Author: Pamela S. Shockley-Zalabak
Publisher: Pearson – 474 pages
Book Review by: Sonu Chandiram

Effective communication within organizations – academia, businesses, government agencies, hospitals, non-profits, and other entities, to give you some examples – is essential to our very existence in the twenty-first century.

Imagine the fear that could spread and the chaos that would ensure if some dangerous and life-threatening misinformation – intentional or not – is spread “like wildfire” in our highly interconnected society with the Internet, newspapers, radio, television, and social media, that influences our behavior, and endangers us, and others ?

In a recent related events, two nurses, 26-year-old Nina Pham and 29-year-old Amber Vinson, contracted the Ebola virus after treating Thomas Eric Duncan of Liberia at Texas Health Presbyterian Hospital in Dallas.

How did they contract the Ebola virus from Duncan? The investigation is going on now

While it was widely believed (and broadcast by government health authorities) that this virus can only be contracted when people come into contact with the body fluids of an Ebola virus victim, recent research has shown that the virus can also be contracted through the air, or breathing in the same environment shared with an Ebola victim.

But the previous information of virus contraction only through contact with body fluids has already been spread widely through various media of mass communication. Although this was essentially unintended misinformation because not enough was or is known, the new information of spread through the air has a lot of people in fear and panic, especially the people working at that Dallas hospital. What is going to happen now? We shall have to wait and see.

The above example demonstrates how important it is for the members of an organization to communicate safely and effectively so that no one gets affected adversely. Besides this imperative, the book covers other fundamentals of organizational communication, which are discussed in the book’s chapters and appendix we name below:

  1. Organizational Communication: A Competency-Based Approach
  2. Perspectives for Organizational Communication
  3. Communication Implications of Major Organizational Theories
  4. Organizational Communication: Values and Ethical Communication Behaviors
  5. Individuals in Organizations
  6. Groups in Organizations
  7. Leadership and Management Communication
  8. Participating in Organizations: Developing Critical Organizational Communication Competencies
  9. Organizational Conflict: Communicating for Effectiveness
  10. Organizational Innovation, Change, and Communication
  11. Strategic Organizational Communication: Professional Applications of Organizational Communication
  12. Career Options for Organizational Communication

Appendix: Putting It All Together

  1.       Hockaday Responders: Teams Across Time and Space
  2.       Your Personal Development Workbook
  3.       Cases and Essays

The author uses a unique competency-based approach in this book.
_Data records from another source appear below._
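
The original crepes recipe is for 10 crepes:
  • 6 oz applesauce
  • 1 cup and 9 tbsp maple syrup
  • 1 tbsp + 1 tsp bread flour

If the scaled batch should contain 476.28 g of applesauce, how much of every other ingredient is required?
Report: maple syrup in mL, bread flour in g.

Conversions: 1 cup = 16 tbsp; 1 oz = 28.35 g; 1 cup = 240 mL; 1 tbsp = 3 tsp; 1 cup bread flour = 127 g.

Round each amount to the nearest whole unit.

The original recipe has 170.1 g of applesauce, so the scaling factor is 476.28 ÷ 170.1 = 14/5 = 2.8.
maple syrup: (1 cup + 9 tbsp = 1.5625 cup) × 14/5 × 240 mL/cup = 1050 mL
bread flour: (1 tbsp + 1 tsp = 4/3 tbsp) × 14/5 ÷ 16 tbsp/cup × 127 g/cup ≈ 30 g

maple syrup: 1050 mL; bread flour: 30 g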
Why this approach? She writes that the answer is simple: “organizing material by competency components is academically relevant, individually practical, and important to organizations.” This makes perfect sense.

Four competencies are developed by the students and readers who use this book: knowledge, sensitivity, skills, and values. Each chapter outlines on the first page, the topics discussed in it in terms of these four competencies.

This is followed by discussions of each topic. Towards the end of each chapter, a review of the material is aided with these features:

  • Chapter Highlights
  • Workshop
  • Tips for Effective Communication
  • References and Suggested Readings

Besides using the competency-based approach which makes the book more effective in teaching important concepts to students,  Shockley-Zalabak points out that her work is designed to train individuals in organizations “who take personal responsibility for building relationships that contribute to trust, quality communication, innovation, and change.” A great book on organizational communication.

 

Author:

Pamela S. Shockley-Zalabak is affiliated with the University of Colorado.